Publication year - 2018
Publication title -
journal of clinical pharmacy and therapeutics
Language(s) - English
Resource type - Journals
SCImago Journal Rank - 0.622
H-Index - 73
eISSN - 1365-2710
pISSN - 0269-4727
DOI - 10.1111/jcpt.12585
Subject(s) - single nucleotide polymorphism , snp , genetics , dynorphin , opioid , biology , novelty seeking , genotype , population , medicine , gene , psychology , receptor , opioid peptide , personality , big five personality traits , social psychology , environmental health
Summary What is known Drug addiction is a novelty‐seeking personality trait that is associated with the candidate genes OPRD 1 (opioid delta receptors), OPRK 1 (opioid kappa receptors) and PDYN (prodynorphin). However, associations between single nucleotide polymorphisms ( SNP s) rs1042114 (80G>T) of the OPRD 1 gene, rs702764 (843 A>G) of the OPRK 1 gene, and rs910080 (3′ UTR _743T>C), rs1997794 (5′ UTR ‐381A>G) and rs1022563 (3′ UTR ) of the PDYN gene and novelty seeking remain controversial as reported results have not been reproducible. Objective The goal of this study was to determine the frequencies of SNP s rs1042114, rs702764, rs1997794, rs1022563 and rs910080 in the Malaysian population and to study their association with opioid dependence in Malaysian Malays. Methods A total of 459 Malay male with opioid dependence and 543 healthy male (controls) subjects were included in this study. SNP s were genotyped using the TaqMan SNP genotyping assay. Statistical analysis was performed using Golden Helix SVS software suite to identify the distribution of allele and genotype frequencies, and SNP ‐ SNP interactions were also analysed in this study. Results and discussion SNP rs1042114 in the OPRD 1 gene is strongly associated with opiate addiction ( P =.0001). In individuals homozygous for this risk allele, the likelihood of opiate addiction is increased by a factor 1.62 (95% confidence interval ( CI ) 1.412‐1.875). Polymorphic alleles at SNP rs702764 of OPRK 1 were not associated with opioid dependence.
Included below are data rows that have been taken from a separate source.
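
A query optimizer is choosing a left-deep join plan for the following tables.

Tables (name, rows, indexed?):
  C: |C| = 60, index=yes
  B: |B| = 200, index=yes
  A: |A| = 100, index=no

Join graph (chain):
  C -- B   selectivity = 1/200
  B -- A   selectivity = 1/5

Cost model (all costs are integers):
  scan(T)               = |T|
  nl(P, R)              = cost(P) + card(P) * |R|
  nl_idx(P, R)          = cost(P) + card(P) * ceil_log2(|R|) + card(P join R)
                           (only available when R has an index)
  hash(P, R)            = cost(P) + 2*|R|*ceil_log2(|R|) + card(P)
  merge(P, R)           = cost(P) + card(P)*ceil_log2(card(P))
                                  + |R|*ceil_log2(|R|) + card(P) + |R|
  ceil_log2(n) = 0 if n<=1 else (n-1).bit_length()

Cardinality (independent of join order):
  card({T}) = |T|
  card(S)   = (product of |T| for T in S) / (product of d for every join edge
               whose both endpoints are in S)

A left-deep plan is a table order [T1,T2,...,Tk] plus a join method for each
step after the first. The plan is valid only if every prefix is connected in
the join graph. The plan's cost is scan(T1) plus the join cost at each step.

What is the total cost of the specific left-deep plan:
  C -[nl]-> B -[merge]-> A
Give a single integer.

13280

step 1: scan C: cost=60, card=60
step 2: join B via nl
    card(P join B) = 60*200/(200) = 60
    cost = 60 + 60*200 = 12060
step 3: join A via merge
    card(P join A) = 60*100/(5) = 1200
    cost = 12060 + 60*6 + 100*7 + 60 + 100 = 13280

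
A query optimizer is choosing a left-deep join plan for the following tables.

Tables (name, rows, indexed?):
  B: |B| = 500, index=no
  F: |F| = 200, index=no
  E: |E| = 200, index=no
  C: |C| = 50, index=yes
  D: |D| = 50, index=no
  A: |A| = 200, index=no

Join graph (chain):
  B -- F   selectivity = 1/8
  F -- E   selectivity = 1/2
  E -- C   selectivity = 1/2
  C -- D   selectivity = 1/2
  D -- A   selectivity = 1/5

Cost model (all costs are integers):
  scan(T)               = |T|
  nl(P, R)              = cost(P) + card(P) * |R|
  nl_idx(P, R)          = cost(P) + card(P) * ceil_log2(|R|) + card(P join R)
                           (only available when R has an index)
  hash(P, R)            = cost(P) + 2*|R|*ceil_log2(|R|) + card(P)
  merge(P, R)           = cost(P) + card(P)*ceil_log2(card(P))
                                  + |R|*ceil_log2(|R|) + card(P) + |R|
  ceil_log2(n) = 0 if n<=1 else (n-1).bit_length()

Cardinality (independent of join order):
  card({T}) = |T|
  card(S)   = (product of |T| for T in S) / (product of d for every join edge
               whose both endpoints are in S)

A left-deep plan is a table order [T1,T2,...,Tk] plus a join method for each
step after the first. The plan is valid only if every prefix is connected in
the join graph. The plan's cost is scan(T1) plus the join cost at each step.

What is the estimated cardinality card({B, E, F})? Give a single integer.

Tables in S: B(500), E(200), F(200)
Edges inside S: B-F(d=8), F-E(d=2)
numerator = 500 * 200 * 200 = 20000000
denominator = 8 * 2 = 16
card(S) = 20000000 / 16 = 1250000

1250000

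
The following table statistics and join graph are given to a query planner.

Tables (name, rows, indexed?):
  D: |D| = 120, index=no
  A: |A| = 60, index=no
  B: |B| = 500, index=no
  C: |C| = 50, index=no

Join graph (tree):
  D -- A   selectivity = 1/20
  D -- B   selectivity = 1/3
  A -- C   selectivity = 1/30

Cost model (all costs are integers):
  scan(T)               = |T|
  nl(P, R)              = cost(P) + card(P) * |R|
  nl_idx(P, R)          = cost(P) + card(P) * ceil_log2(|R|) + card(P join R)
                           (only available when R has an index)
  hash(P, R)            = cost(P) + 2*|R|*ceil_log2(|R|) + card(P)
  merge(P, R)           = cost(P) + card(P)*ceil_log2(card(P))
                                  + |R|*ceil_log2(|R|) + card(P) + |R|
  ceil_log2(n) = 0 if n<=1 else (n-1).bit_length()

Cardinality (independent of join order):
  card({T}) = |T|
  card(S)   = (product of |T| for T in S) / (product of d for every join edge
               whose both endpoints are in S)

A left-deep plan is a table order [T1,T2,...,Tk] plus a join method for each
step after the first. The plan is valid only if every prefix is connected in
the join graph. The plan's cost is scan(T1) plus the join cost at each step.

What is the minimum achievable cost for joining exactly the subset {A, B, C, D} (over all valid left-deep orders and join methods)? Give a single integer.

Selinger DP over subsets of {A,B,C,D}:
  {D}: scan cost=120, card=120
  {A}: scan cost=60, card=60
  {B}: scan cost=500, card=500
  {C}: scan cost=50, card=50
  {AD}: card=360; try (A,hash)→960, (D,merge)→1440, (A,merge)→1500, (D,hash)→1800, (D,nl)→7260, (A,nl)→7320; best=960 via (A,hash)
  {BD}: card=20000; try (D,hash)→2680, (B,merge)→6080, (D,merge)→6460, (B,hash)→9240, (B,nl)→60120, (D,nl)→60500; best=2680 via (D,hash)
  {AC}: card=100; try (C,hash)→720, (A,hash)→820, (A,merge)→820, (C,merge)→830, (A,nl)→3050, (C,nl)→3060; best=720 via (C,hash)
  {ABD}: card=60000; try (B,merge)→9560, (B,hash)→10320, (A,hash)→23400, (B,nl)→180960, (A,merge)→323100, (A,nl)→1202680; best=9560 via (B,merge)
  {ACD}: card=600; try (C,hash)→1920, (D,merge)→2480, (D,hash)→2500, (C,merge)→4910, (D,nl)→12720, (C,nl)→18960; best=1920 via (C,hash)
  {ABCD}: card=100000; try (B,hash)→11520, (B,merge)→13520, (C,hash)→70160, (B,nl)→301920, (C,merge)→1029910, (C,nl)→3009560; best=11520 via (B,hash)

11520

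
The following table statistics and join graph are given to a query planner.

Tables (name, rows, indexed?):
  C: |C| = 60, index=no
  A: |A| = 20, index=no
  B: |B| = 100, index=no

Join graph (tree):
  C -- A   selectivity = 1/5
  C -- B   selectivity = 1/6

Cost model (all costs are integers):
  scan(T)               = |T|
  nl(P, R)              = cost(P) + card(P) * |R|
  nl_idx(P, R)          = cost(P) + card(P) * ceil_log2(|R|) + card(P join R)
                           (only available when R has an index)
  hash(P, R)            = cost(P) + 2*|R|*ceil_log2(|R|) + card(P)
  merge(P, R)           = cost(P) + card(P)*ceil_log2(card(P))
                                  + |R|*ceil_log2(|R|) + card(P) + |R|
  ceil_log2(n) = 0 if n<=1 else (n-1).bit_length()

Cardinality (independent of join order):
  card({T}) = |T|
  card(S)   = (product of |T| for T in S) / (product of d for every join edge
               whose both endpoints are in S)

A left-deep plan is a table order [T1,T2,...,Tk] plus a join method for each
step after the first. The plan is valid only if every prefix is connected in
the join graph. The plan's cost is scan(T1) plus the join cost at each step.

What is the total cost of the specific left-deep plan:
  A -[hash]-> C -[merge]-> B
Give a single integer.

step 1: scan A: cost=20, card=20
step 2: join C via hash
    card(P join C) = 20*60/(5) = 240
    cost = 20 + 2*60*6 + 20 = 760
step 3: join B via merge
    card(P join B) = 240*100/(6) = 4000
    cost = 760 + 240*8 + 100*7 + 240 + 100 = 3720

3720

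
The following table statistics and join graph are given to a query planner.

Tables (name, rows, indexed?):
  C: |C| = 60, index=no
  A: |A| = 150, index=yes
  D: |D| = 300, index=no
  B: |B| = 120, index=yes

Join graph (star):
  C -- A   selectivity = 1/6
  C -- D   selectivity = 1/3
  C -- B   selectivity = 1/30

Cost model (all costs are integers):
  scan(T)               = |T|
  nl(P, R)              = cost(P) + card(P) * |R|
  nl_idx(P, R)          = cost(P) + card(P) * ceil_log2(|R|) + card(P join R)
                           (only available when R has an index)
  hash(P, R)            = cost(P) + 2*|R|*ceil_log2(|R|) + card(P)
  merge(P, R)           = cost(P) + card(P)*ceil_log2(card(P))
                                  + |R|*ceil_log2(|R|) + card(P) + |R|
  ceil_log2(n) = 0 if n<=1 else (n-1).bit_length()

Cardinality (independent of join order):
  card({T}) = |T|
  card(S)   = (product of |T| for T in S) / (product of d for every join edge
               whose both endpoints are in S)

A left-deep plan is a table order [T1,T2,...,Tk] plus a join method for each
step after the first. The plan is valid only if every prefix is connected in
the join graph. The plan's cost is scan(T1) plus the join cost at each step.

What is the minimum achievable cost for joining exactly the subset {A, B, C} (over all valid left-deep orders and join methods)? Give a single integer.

Selinger DP over subsets of {A,B,C}:
  {C}: scan cost=60, card=60
  {A}: scan cost=150, card=150
  {B}: scan cost=120, card=120
  {AC}: card=1500; try (C,hash)→1020, (A,merge)→1830, (C,merge)→1920, (A,nl_idx)→2040, (A,hash)→2520, (A,nl)→9060 …(+1); best=1020 via (C,hash)
  {BC}: card=240; try (B,nl_idx)→720, (C,hash)→960, (B,merge)→1440, (C,merge)→1500, (B,hash)→1800, (B,nl)→7260 …(+1); best=720 via (B,nl_idx)
  {ABC}: card=6000; try (A,hash)→3360, (B,hash)→4200, (A,merge)→4230, (A,nl_idx)→8640, (B,nl_idx)→17520, (B,merge)→19980 …(+2); best=3360 via (A,hash)

3360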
A significant association between opioid dependence and SNP rs910080 of PDYN ( P =.0217) was detected, but there was no association for SNP s rs199774 and rs1022563. A significant interaction was also identified between homozygous wild‐type genotype TT of rs702764 with the risk genotypes TG / GG of rs1042114 (odds ratio ( OR )=2.111 (95% CI 1.227‐3.631), P =.0069) and with the risk genotypes GA / AA of rs910080 ( OR =1.415 (95% CI 1.04‐1.912), P =.0239). What is new and conclusion The results indicate that SNP s rs1042114 and rs910080 contribute to vulnerability to opioid dependence in the Malaysian Malay population. These results will help us to understand the effect of the SNP s and the SNP ‐ SNP interaction on opioid dependence and may assist in efforts to screen vulnerable individuals and match them with individually tailored prevention and treatment strategies.